SOS Children’s Village in Pokhara / ポカラのSOS子ども村にて

-From Midori

What would it be like if I had no citizenship? It is an incredible idea that I, along with millions of others, are accounted for, with privileges and responsibilities, as dictated by the customs and the laws of the country in which I am a citizen. As a result, I have the right to access basic healthcare, to go across borders, to learn by way of education, to choose to work, and to live a life that feels safe and with certain stimulation and motivation to explore new ideas. And fortunately, I live in a place where I feel unchallenged in accessing these privileges.

Our trip to Nepal continues to be full of new encounters and discoveries. In the last couple of days, we have visited hospitals, schools, special institutions for children with disabilities, care organizations for children who are not able to be cared for, for various reasons, by their biological parents and families, etc. Everywhere we go, we are met with the sea of curious eyes staring at and transfixed on us as we speak and play.

Just yesterday, we were treated to a very special performance of a Tibetan song and dance by the children in the SOS Children’s Village.

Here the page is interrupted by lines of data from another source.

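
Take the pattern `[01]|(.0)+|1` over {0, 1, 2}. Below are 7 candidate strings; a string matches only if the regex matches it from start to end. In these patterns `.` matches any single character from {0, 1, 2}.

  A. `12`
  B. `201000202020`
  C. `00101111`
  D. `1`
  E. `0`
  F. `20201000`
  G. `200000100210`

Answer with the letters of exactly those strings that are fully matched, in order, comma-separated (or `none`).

B, D, E, F

A → no match
B → match
C → no match
D → match
E → match
F → match
G → no match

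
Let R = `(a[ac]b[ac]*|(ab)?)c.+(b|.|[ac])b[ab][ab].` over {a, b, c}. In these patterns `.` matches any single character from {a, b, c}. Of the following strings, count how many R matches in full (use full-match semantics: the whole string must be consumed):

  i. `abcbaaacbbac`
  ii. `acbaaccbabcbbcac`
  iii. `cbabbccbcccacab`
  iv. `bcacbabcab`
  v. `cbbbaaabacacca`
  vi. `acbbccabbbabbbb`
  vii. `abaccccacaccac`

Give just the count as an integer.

1

i → match
ii → no match
iii → no match
iv → no match
v → no match
vi → no match
vii → no match
Total matched: 1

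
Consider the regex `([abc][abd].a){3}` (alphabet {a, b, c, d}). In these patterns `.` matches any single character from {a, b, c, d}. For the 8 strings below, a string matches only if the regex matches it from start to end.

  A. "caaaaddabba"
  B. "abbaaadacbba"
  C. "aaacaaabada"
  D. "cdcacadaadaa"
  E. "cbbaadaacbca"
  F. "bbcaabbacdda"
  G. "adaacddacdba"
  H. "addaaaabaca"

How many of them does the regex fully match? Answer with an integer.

5

A → no match
B → match
C → no match
D → match
E → match
F → match
G → match
H → no match
Total matched: 5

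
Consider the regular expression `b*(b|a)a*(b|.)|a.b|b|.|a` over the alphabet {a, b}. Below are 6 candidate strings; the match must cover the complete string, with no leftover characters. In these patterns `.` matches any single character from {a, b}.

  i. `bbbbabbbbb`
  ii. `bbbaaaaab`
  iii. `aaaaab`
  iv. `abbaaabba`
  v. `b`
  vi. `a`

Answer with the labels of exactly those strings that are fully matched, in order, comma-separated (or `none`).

i. `bbbbabbbbb` → no match
ii. `bbbaaaaab` → match
iii. `aaaaab` → match
iv. `abbaaabba` → no match
v. `b` → match
vi. `a` → match

ii, iii, v, vi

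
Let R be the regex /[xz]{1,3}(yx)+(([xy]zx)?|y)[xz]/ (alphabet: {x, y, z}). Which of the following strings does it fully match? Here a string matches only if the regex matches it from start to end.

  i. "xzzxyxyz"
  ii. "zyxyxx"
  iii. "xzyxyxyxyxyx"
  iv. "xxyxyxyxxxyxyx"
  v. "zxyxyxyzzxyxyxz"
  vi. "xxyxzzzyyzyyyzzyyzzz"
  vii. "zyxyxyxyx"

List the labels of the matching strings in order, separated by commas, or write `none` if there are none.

i → no match
ii → match
iii → match
iv → no match
v → no match
vi → no match
vii → match

ii, iii, vii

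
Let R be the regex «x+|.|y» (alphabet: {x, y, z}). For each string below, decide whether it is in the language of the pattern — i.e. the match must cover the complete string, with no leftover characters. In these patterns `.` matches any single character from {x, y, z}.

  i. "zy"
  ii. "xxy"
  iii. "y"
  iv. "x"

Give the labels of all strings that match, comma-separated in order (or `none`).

iii, iv

i → no match
ii → no match
iii → match
iv → match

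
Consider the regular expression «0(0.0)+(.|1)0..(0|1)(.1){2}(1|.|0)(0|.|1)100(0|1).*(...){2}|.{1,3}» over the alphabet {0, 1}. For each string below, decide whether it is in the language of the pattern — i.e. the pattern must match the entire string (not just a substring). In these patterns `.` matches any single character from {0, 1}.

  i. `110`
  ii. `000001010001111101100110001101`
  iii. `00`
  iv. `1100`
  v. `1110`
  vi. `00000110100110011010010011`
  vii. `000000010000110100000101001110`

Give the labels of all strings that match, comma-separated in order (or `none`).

i, ii, iii

i → match
ii → match
iii → match
iv → no match
v → no match
vi → no match
vii → no match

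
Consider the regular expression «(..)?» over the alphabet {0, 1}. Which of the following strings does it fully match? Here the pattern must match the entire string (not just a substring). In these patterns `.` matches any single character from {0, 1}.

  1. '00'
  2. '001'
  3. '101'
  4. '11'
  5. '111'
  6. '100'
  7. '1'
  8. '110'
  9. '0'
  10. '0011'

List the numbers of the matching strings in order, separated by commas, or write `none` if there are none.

1 → match
2 → no match
3 → no match
4 → match
5 → no match
6 → no match
7 → no match
8 → no match
9 → no match
10 → no match

1, 4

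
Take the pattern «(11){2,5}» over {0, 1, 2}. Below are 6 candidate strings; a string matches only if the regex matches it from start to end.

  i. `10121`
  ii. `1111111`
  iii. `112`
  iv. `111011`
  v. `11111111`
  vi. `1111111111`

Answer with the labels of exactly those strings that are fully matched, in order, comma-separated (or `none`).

v, vi

i → no match — must start with `11`
ii → no match
iii → no match — must end with `11`
iv → no match
v → match
vi → match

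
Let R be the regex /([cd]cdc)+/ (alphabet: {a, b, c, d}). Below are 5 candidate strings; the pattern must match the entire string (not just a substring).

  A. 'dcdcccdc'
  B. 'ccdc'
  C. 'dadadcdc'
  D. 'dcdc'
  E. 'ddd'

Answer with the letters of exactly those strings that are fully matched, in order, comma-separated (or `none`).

A, B, D

A → match
B → match
C → no match
D → match
E → no match — must end with 'cdc'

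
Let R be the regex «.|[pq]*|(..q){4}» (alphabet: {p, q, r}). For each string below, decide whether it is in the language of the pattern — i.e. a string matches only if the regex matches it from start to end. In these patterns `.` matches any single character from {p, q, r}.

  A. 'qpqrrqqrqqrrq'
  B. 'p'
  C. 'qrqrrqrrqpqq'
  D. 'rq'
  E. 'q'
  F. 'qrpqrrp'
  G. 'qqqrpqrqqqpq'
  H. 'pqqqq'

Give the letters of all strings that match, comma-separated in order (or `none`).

A → no match
B → match
C → match
D → no match
E → match
F → no match
G → match
H → match

B, C, E, G, H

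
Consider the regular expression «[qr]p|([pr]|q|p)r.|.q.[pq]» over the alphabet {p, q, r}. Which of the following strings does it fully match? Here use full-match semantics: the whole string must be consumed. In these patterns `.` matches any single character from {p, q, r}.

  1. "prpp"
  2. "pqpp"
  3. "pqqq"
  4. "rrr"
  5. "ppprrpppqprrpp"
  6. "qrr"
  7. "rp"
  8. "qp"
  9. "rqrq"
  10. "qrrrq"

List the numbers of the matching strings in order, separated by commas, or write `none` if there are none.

1 → no match
2 → match
3 → match
4 → match
5 → no match
6 → match
7 → match
8 → match
9 → match
10 → no match

2, 3, 4, 6, 7, 8, 9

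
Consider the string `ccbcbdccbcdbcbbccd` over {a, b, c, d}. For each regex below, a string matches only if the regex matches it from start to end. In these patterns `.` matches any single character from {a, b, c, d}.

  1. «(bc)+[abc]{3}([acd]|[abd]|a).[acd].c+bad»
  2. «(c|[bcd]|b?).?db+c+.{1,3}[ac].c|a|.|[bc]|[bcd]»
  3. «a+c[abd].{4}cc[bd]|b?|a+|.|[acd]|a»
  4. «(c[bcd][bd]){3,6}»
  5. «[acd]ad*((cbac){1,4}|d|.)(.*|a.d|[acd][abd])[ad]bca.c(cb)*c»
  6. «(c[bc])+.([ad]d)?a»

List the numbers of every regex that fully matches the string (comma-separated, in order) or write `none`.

1 → no match — must start with `bc`
2 → no match
3 → no match
4 → match
5 → no match — must end with `c`
6 → no match — must end with `a`

4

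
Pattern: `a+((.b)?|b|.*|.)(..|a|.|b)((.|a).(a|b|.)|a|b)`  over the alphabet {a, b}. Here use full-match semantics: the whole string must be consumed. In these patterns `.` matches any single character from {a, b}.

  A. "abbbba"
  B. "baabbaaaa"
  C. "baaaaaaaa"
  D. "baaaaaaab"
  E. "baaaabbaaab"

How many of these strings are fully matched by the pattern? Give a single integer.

1

A. "abbbba" → match
B. "baabbaaaa" → no match — must start with "a"
C. "baaaaaaaa" → no match — must start with "a"
D. "baaaaaaab" → no match — must start with "a"
E. "baaaabbaaab" → no match — must start with "a"
Total matched: 1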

There are some 15 Tibetan settlements in Nepal, and while the borders have been closed for some time for Tibetans to enter Nepal, these communities are not getting any smaller. At the Children’s Village, we were given honorable welcome and greeted first by Mr. Lobsang Gyaltsen who himself trekked to Nepal, eventually was taken in by the SOS Village for Tibetan Children at the age of 6, went on to study in India, and have returned to work at the same SOS Village where he grew up, now as Director. After having performed for his children, and them having presented their song and dance to us, we sipped tea in his office, and he talked to us about the particular children he is in charge of. There are two SOS Children’s Villages in Pokhara, with one being exclusively for those of Tibetan descent. Therefore all the children in this SOS Village were born in Nepal of Tibetan parents, and in the Village, there is stress placed for them to be given opportunities to learn about their heritage and therefore to preserve it. This is the only SOS Village where Tibetan children can be taken in. They speak at home amongst themselves in Tibetan. At school, which is under the auspices of the SOS Tibetan Children’s Village, they speak both Tibetan and English as they learn their various subjects, including Nepali. They might not have the right to education through the Nepali systems, but are given the opportunity to learn through the Village. As they are not given Nepali citizenship nor Refugee Cards (as they would be in neighboring India, for example), it becomes quite a challenge for these children to complete high school, for which they must go to India. Years 11 and 12 can only be taken in India as classes are not being offered within the Village and they must transfer to Tibetan schools, mostly in Dharamsala. The SOS sponsors each child to be able to be educated and also for the bribe monies necessary to get across the border without a passport. Many end up staying on in India for further study and eventually on to jobs to support themselves. In a way, these children at SOS are the fortunate small group who are given similar opportunities of the rights of a citizen in a developed country. I almost fear to think about the larger number of those who are not among the 130 children currently cared for at the Tibetan SOS.

I cannot help but be grateful for the opportunity for us–the Music Sharing Team, from Japan/US, Argentina, China, Israel, and Germany–to be so warmly received, and to be united in the presence of each other at this moment in time. I am an idealist. I want to believe that the positive human interactions are what can bring the connection of friendships, at times not aligning with the political situation, but eventually persevering to bring a meaningful change for our global society and overriding the necessary political conflicts and tensions. Political alliances can only be empowered to have long lasting positive influence by the humanness of the relationships cultivated.


もし自分に市民権がなかったとしたらどうなるのでしょう。一市民として、その国の慣習や法律に従い、恩恵を受けると同時に責任を負う、というのはすごい考え方で、その結果、私たちは基本的な医療や教育を受けることができ、働くという選択肢も与えられ、国境を行き来して旅もでき、安全を感じながら、新しい考 えにつながる刺激やモチベーションのある生活を送ることができます。私は幸運

ネパールの旅は、新しい出会いと発見の連続です。ここ数日、病院、学校、障害のある子どもたちの施設や、血のつながった両親や家族が色々な理由で面倒を見ることができない子どもたちのための保護団体などを訪れています。行く先々で、 話したり演奏する私たちに釘付けになる多くの眼差しに出会いました。

昨日はSOS子ども村で暮らす子どもたちが特別なチベットの歌と踊りでもてなし てくれました。ネパールには15余りのチベット入植地があり、かなりの期間、チベットとネパールの国境が閉ざされているにもかかわらず、様々な事情によりこれらのコミュニティーが小さくなっていくことはありません。子ども村では、はじめにLobsang Gyaltsen氏にお出迎えいただきました。彼自身も歩いて国境を超えてネパールにたどり着き、6歳の時にチベット系のSOS子ども村に保護され、インドで勉強をした後に自分が育ったこのSOS村へと戻り、今はディレクターとして働いています。事務所でお茶をいただいているときに、彼は世話をしている子どもについて話をしてくれました。